To conduct advanced exploration missions in the future, NASA must advance deceleration technology to a new level of sophistication. Enter the Low-Density Supersonic Decelerator Project, a technology development and demonstration effort that will test inflatable decelerators and advanced parachutes in a series of rocket sled, wind tunnel, and rocket-powered flight tests.

The project includes three decelerators. Two are inflatable -- very large (20 feet and 26 feet in diameter, respectively), durable, balloon-like pressure vessels that inflate around the perimeter of the entry vehicle to enhance drag in the Martian atmosphere at supersonic speeds (greater than Mach 3.5) and slow the vehicle to Mach 2. The third device is a parachute measuring 110 feet in diameter that will further slow the entry vehicle from Mach 2, or nearly 1,100 mph, to less than 175 mph.
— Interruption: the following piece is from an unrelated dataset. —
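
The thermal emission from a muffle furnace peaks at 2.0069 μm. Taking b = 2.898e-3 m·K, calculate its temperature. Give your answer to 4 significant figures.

T ≈ 1444 K

Wien's law gives T = b/λ_max = (2.898×10⁻³ m·K)/(2.0069×10⁻⁶ m) = 1444 K.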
All three devices will be the largest of their kind ever flown at such high supersonic speeds.

These kinds of devices are often tested in a wind tunnel prior to flight; however, the parachute is so large that it will not fit inside any existing wind tunnel and the inflatable decelerators are too large for current supersonic wind tunnels. Thus, a series of rocket sled tests will begin early next year at the U.S. Naval Air Weapons Station at China Lake to replicate the high aerodynamic forces each of these structures would experience during entry and descent at Mars. One set of tests will accelerate an aeroshell 15 feet in diameter to 300 mph in just a few seconds using a rocket sled.

The inflatable decelerator will then be deployed to simulate the stresses it would see during flight. Another set of tests will attach a parachute to the rocket sled to verify that the parachute will be able to withstand the forces expected during supersonic flight. The technology development effort will culminate in a series of flight tests, in which an Apollo-sized capsule is lifted to an altitude of 120,000 feet -- to simulate the thin Martian atmosphere -- using a balloon, and accelerated to Mach 4 using a rocket. The decelerator systems are then tested almost exactly as they would be used at Mars, enabling future missions to confidently use these technologies to land there.